# My Sweet Little Lucy Dog



## Darin (May 4, 2007)

I'd like to Introduce you all to Lucy Dog, the sweetest little mutt. We got her last summer as a pup from a local rescue. Great dog... Smart, but follows her nose into trouble sometimes. 













Of course she sometimes has a crazy streak. This is what my wife and I came home to today (After all the doggie kisses and tail wagging). That is this weeks edition of The Economist... and I hadn't finished it yet :-(


----------



## Equestris (May 5, 2007)

Lucy is a heart stealer for sure. What a sweet little dog. At least she shredded the paper and not the carpet!


----------



## PHRAG (May 5, 2007)

I think I spy leather furniture in the last photo. I think you got away lucky with just a destroyed magazine.  
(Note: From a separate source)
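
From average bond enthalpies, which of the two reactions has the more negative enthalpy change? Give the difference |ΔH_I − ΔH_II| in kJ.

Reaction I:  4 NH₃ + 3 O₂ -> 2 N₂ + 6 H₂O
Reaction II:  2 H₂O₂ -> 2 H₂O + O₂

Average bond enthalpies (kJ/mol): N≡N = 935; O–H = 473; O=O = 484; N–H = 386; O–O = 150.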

Maybe the Economist is too heavy a subject matter. You should get her a subscription to Show Dog Monthly.


----------



## Darin (May 5, 2007)

Yep, leather sofas... old though. Suprisingly, she has never chewed on any furniture. (Knock on wood) We keep her desire to chew under some semblance of control with Ropes, cow hoofs, and the best of all empty 2 litre soda bottles.


----------



## SlipperFan (May 5, 2007)

She has such a beautiful, and innocent-looking face.


----------



## NYEric (May 6, 2007)

Cute, just wants to play.


----------



## Grandma M (May 6, 2007)

It looks like she had lots of fun while you were gone.:rollhappy: :rollhappy:


----------